The 312-page volume, compiled by Pedro Simon Martinez, includes 13 stories by the Peruvian intellectual, born on August 31, 1929, such as Cuento de circunstancias, Tres historias sublevantes, Los hombres y las botellas and La palabra del mundo.
On its Twitter account, this institution described Ribeyro as one of the best storytellers in Latin American literature and who, since his first work of the genre La vida gris (The Gray Life), published in Correo Bolivariano magazine in 1949, expressed his questions about the useless existence.

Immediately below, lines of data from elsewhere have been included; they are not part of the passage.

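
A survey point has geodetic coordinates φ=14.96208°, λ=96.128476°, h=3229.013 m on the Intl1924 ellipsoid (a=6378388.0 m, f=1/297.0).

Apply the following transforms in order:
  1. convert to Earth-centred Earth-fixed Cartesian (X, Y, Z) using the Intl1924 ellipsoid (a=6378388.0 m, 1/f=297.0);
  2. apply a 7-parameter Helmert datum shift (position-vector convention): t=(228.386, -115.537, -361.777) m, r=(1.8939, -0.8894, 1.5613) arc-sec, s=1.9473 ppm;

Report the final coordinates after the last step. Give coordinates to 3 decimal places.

X=-658166.194 m, Y=6131275.678 m, Z=1636594.822 m

start: φ=14.962080°, λ=96.128476°, h=3229.013 m
→ ECEF (a=6378388.000, f=1/297.0): X=-658339.8288, Y=6131399.2886, Z=1636899.9527
→ Helmert 7p (PV): X=-658166.1941, Y=6131275.6782, Z=1636594.8224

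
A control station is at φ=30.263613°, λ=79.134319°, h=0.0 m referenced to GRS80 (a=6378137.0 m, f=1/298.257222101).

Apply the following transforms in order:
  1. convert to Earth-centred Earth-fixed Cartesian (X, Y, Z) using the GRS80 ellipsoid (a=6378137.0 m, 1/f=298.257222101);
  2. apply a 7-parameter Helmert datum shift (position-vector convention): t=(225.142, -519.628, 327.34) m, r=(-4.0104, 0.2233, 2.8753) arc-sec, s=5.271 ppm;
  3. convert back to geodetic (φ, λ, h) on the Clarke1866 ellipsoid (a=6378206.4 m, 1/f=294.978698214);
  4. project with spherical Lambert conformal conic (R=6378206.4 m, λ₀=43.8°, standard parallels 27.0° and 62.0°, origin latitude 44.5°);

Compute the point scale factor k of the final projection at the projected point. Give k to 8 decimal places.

start: φ=30.263613°, λ=79.134319°, h=0.000 m
→ ECEF (a=6378137.000, f=1/298.257222101): X=1039351.0653, Y=5414738.4180, Z=3195647.6609
→ Helmert 7p (PV): X=1039509.6643, Y=5414323.9527, Z=3195885.4408
→ geod (Bowring, a=6378206.400): φ=30.26904580°, λ=79.13188836°, h=-214.9938 m
→ into lcc (λ₀=43.8°): φ=30.26904580°, λ−λ₀=35.33188836°
scale k = 0.98494975

0.98494975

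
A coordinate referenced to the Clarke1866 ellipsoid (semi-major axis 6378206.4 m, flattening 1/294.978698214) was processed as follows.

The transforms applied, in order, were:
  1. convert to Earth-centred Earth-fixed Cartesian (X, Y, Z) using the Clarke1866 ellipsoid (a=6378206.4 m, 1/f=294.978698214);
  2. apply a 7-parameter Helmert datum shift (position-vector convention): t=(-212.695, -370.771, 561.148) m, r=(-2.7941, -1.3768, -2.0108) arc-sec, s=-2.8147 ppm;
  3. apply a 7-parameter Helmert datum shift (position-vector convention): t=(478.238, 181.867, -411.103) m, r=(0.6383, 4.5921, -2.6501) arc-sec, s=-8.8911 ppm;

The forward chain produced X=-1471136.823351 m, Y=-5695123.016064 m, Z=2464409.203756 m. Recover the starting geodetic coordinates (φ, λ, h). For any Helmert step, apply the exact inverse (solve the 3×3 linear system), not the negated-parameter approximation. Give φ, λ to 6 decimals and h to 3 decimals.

start: X=-1471136.8234, Y=-5695123.0161, Z=2464409.2038 m
→ Helmert⁻¹: X=-1471609.8462, Y=-5695366.8008, Z=2464827.0840
→ Helmert⁻¹: X=-1471329.3253, Y=-5695059.7836, Z=2464205.5468
→ geod (Bowring, a=6378206.400): φ=22.86954900°, λ=-104.48572900°, h=2404.1260 m

φ=22.869549°, λ=-104.485729°, h=2404.126 m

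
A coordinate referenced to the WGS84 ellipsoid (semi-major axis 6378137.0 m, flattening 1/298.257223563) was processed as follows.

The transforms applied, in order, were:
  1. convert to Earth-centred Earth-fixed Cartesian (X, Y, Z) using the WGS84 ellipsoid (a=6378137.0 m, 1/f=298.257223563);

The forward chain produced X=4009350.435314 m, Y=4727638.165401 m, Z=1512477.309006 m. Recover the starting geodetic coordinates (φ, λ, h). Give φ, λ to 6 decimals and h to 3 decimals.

φ=13.800756°, λ=49.699847°, h=3747.457 m

start: X=4009350.4353, Y=4727638.1654, Z=1512477.3090 m
→ geod (Bowring, a=6378137.000): φ=13.80075600°, λ=49.69984700°, h=3747.4570 m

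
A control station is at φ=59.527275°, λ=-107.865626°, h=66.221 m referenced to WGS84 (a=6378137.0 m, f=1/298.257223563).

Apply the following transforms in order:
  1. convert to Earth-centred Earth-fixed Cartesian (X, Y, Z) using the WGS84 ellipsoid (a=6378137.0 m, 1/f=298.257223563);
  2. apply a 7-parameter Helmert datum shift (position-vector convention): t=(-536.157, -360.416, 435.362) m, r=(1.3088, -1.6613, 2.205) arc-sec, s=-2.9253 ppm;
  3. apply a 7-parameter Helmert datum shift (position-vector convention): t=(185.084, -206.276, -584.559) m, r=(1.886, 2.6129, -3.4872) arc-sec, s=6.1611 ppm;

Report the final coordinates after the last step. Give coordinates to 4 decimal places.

start: φ=59.527275°, λ=-107.865626°, h=66.221 m
→ ECEF (a=6378137.000, f=1/298.257223563): X=-994795.0519, Y=-3086274.1722, Z=5474013.6220
→ Helmert 7p (PV): X=-995339.3949, Y=-3086670.9282, Z=5474405.3755
→ Helmert 7p (PV): X=-995143.2796, Y=-3086929.4498, Z=5473838.9302

X=-995143.2796 m, Y=-3086929.4498 m, Z=5473838.9302 m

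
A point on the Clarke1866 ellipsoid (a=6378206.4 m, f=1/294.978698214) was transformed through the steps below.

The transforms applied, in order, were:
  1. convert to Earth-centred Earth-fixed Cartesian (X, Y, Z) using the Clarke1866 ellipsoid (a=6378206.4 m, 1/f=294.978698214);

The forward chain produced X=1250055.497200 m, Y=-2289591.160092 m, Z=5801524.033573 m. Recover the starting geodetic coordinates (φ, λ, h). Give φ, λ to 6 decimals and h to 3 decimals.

start: X=1250055.4972, Y=-2289591.1601, Z=5801524.0336 m
→ geod (Bowring, a=6378206.400): φ=65.93447200°, λ=-61.36664100°, h=812.9610 m

φ=65.934472°, λ=-61.366641°, h=812.961 m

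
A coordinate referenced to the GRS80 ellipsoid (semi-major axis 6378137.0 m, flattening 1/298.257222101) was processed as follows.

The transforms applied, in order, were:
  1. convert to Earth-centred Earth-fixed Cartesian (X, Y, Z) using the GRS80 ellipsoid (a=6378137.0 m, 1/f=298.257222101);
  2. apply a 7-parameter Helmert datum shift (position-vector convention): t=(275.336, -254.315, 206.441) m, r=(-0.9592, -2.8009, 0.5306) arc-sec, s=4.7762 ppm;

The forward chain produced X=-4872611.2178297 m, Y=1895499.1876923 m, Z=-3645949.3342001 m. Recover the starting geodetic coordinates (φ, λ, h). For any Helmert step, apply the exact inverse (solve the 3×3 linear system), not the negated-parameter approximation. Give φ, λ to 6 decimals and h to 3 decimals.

φ=-35.069468°, λ=158.741792°, h=3282.552 m

start: X=-4872611.2178, Y=1895499.1877, Z=-3645949.3342 m
→ Helmert⁻¹: X=-4872907.9138, Y=1895773.9388, Z=-3646063.3746
→ geod (Bowring, a=6378137.000): φ=-35.06946800°, λ=158.74179200°, h=3282.5520 m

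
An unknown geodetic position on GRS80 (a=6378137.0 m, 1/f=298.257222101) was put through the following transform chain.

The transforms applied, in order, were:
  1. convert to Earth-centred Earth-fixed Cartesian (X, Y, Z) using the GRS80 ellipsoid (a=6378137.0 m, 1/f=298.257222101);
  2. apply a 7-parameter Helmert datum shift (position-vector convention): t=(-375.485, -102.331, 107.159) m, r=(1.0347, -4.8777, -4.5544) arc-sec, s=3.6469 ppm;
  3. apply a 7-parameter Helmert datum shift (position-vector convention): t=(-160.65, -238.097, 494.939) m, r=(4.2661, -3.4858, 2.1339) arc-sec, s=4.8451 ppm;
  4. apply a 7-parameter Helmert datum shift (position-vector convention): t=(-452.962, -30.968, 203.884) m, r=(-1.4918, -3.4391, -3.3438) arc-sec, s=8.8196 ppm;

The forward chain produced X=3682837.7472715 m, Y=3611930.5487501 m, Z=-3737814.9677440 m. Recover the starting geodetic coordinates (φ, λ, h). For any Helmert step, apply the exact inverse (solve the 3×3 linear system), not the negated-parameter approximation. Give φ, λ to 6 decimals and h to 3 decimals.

start: X=3682837.7473, Y=3611930.5488, Z=-3737814.9677 m
→ Helmert⁻¹: X=3683137.3444, Y=3612016.4041, Z=-3738021.1703
→ Helmert⁻¹: X=3683254.3360, Y=3612121.5697, Z=-3738634.9497
→ Helmert⁻¹: X=3683448.2119, Y=3612273.3039, Z=-3738833.6997
→ geod (Bowring, a=6378137.000): φ=-36.11412600°, λ=44.44105700°, h=686.3230 m

φ=-36.114126°, λ=44.441057°, h=686.323 m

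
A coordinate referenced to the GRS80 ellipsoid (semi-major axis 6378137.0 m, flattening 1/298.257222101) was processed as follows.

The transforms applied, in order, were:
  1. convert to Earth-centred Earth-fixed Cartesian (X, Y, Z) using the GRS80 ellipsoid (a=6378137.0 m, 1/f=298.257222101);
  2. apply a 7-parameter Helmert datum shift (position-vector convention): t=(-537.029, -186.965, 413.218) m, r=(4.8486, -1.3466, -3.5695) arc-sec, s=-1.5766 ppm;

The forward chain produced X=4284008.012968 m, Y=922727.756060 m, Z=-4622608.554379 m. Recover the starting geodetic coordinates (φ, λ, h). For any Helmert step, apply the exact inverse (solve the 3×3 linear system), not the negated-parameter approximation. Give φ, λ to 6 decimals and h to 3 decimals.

φ=-46.720486°, λ=12.155773°, h=3517.840 m

start: X=4284008.0130, Y=922727.7561, Z=-4622608.5544 m
→ Helmert⁻¹: X=4284505.6444, Y=922881.6481, Z=-4623078.7263
→ geod (Bowring, a=6378137.000): φ=-46.72048600°, λ=12.15577300°, h=3517.8400 m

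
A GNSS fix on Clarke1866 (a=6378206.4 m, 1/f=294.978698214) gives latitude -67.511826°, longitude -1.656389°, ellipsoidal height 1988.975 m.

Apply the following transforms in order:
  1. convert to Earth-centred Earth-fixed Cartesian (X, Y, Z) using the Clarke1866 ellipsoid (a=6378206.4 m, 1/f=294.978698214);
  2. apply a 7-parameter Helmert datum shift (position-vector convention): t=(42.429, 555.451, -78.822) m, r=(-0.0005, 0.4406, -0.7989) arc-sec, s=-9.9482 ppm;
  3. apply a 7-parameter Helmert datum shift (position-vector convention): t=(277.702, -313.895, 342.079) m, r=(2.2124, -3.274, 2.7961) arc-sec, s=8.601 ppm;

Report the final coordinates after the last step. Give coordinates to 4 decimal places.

start: φ=-67.511826°, λ=-1.656389°, h=1988.975 m
→ ECEF (a=6378206.400, f=1/294.978698214): X=2446434.9354, Y=-70744.7778, Z=-5872131.7262
→ Helmert 7p (PV): X=2446440.2095, Y=-70198.1126, Z=-5872157.3566
→ Helmert 7p (PV): X=2446833.1133, Y=-70416.4621, Z=-5871827.7048

X=2446833.1133 m, Y=-70416.4621 m, Z=-5871827.7048 m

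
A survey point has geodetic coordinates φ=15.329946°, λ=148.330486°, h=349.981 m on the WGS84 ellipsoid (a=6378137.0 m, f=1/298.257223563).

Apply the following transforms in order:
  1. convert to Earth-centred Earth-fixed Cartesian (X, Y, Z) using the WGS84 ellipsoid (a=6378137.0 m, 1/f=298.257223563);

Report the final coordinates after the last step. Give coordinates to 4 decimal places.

X=-5236739.9301 m, Y=3230428.5462 m, Z=1675429.8901 m

start: φ=15.329946°, λ=148.330486°, h=349.981 m
→ ECEF (a=6378137.000, f=1/298.257223563): X=-5236739.9301, Y=3230428.5462, Z=1675429.8901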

Some time later, in 1953, awarded a scholarship to study journalism, he traveled to Spain and, after a year at the Complutense University of Madrid, he left for Paris, France, and published his first book Los gallinazos sin plumas, a collection of urban stories that came to light in 1955.
In the namesake story, the author reveals the story of the children Efrain and Enrique, who from six o’clock in the morning go through the city’s garbage dumps to feed Pascual, their grandfather Don Santos’ pig.
During the following years he traveled through France, Germany and Belgium, and alternated writing with other jobs such as newspaper recycler, janitor, subway porter, printing products salesman and worker in a photographic factory, according to his biography.
In those places he began to write Crónica de San Gabriel, published in 1960 – thanks to which he won the National Novel Prize – and upon his return to Peru he worked as a professor at the National University of San Cristobal de Huamanga, without giving up literature.
In 1961 he traveled again to Paris as a journalist for Agence France Press, then he was cultural attaché at the Peruvian embassy and, from his experience embodied in La tentacion del fracaso, he recognized: ‘What I call my sacrifices (…) are perhaps simulated failures, impossibilities. My excuse: I am a writer.’